US President Donald Trump, whose election was supported by and emboldened the far right, refused to condemn the far right, stating: “You had many fine people on both sides.”

In the aftermath of these events, publisher Random House decided to move forward the release of Antifa: The Anti-Fascist Handbook to later that month, rather than September as originally intended.

Based on many interviews with anti-fascist activists from around the world, Mark Bray, a former Occupy Wall Street organiser, provides an insider guide to Antifa.

The movement, whose name is short for Anti-Fascist Action, and which grew in prominence in the US after the Charlottseville events, exists in various forms around the world.

Antifa seeks to counter the far right by any means possible, including the sometimes controversial “no platform for fascists” principle. Antifa activists reject the liberal notion that fascism is an idea that can be debated and given consideration.

Bray traces the history of Antifa from the unsuccessful efforts to stop the rise of fascism in Italy, Germany and Spain in the 1920s and ’30s, as well as the more successful attempts to counter the rise of Oswald Mosley’s British Union of Fascists in the same era.

After World War II, the continued threat of the far right has resulted in the continued mobilisation of anti-fascist groups. In Britain, groups such as the 43 Group and the 62 Group formed to counter fascist groups. In more recent times, various anti-fascist groups have been formed in Europe and North America.

After tracing the rise of post-war fascism and anti-fascism, Bray examines the various tactics used by Antifa.

One anti-fascist activist, a Native American skinhead named Gator, recounts how, in the late 1980s, he and a colleague confronted a teenage skinhead involved in a white supremacist group called the White Knights, which had been terrorising punks and people of colour. Gator told him that the next time he saw him again, he had better not still be involved with that group. It was this tactic of giving people a chance to think over the consequences that has sometimes led to people switching sides.

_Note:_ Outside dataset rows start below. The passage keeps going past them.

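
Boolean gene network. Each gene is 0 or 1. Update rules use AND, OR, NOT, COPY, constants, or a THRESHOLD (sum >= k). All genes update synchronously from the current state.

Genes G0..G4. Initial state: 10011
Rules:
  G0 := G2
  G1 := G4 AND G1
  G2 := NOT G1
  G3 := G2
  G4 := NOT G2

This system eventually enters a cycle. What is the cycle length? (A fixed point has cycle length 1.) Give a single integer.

Answer: 1

Derivation:
Step 0: 10011
Step 1: G0=G2=0 G1=G4&G1=1&0=0 G2=NOT G1=NOT 0=1 G3=G2=0 G4=NOT G2=NOT 0=1 -> 00101
Step 2: G0=G2=1 G1=G4&G1=1&0=0 G2=NOT G1=NOT 0=1 G3=G2=1 G4=NOT G2=NOT 1=0 -> 10110
Step 3: G0=G2=1 G1=G4&G1=0&0=0 G2=NOT G1=NOT 0=1 G3=G2=1 G4=NOT G2=NOT 1=0 -> 10110
State from step 3 equals state from step 2 -> cycle length 1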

For all the portrayals of Antifa violence in the media, physical confrontations with the far right are only a small fraction of Antifa’s activities. The majority of Antifa activists’ time is taken up with researching the far right online, carrying out educational work, fundraising, making leaflets, preparing for protests, supporting refugees and immigrants and protesting against police brutality.

That said, they remain unapologetic for acts like punching Nazis in the face, such as the famous incident when an anti-fascist protester punched white supremacist Richard Spencer in the face as he was speaking to the media during Trump’s presidential inauguration.

The far right has always sought to use the economic crises of capitalism to target minorities. In the 1920s and ’30s, the Nazis persecuted Jews, while today the far right mimics anti-Semitic propaganda in its targeting of Muslims and other immigrants.

The conditions created by the 2008 global economic crisis and its aftermath have helped fuel the rise of far-right groups such as the French National Front, the Dutch Party for Freedom, the Austrian Freedom Party and the Patriotic Europeans Against the Islamisation of the West (Pediga) movement in Germany.

In the first 34 days post-Trump’s electoral victory in November 2016, more than 1094 “bias incidents” were reported across the US by the Southern Poverty Law Centre. These included attacks on Jews and Muslims, and mosques in Texas and Florida being set on fire.

Bray argues that defeating fascism in the long term will require developing a revolutionary alternative to capitalism. But, he says, in the short term, Antifa activists are committed to weeding out racists, anti-Semites and Islamophobes.

In the words of Montreal Anti-racist Action founder Walter Tull: “The job of the anti-fascist is to make [fascists] too afraid to act publicly and to act as volunteer targets for their hate and attacks which might keep them from thinking about burning down the mosque in their own neighbourhood.”

Bray’s handbook is a useful guide to the vital work that groups such as Antifa do in opposing the far right.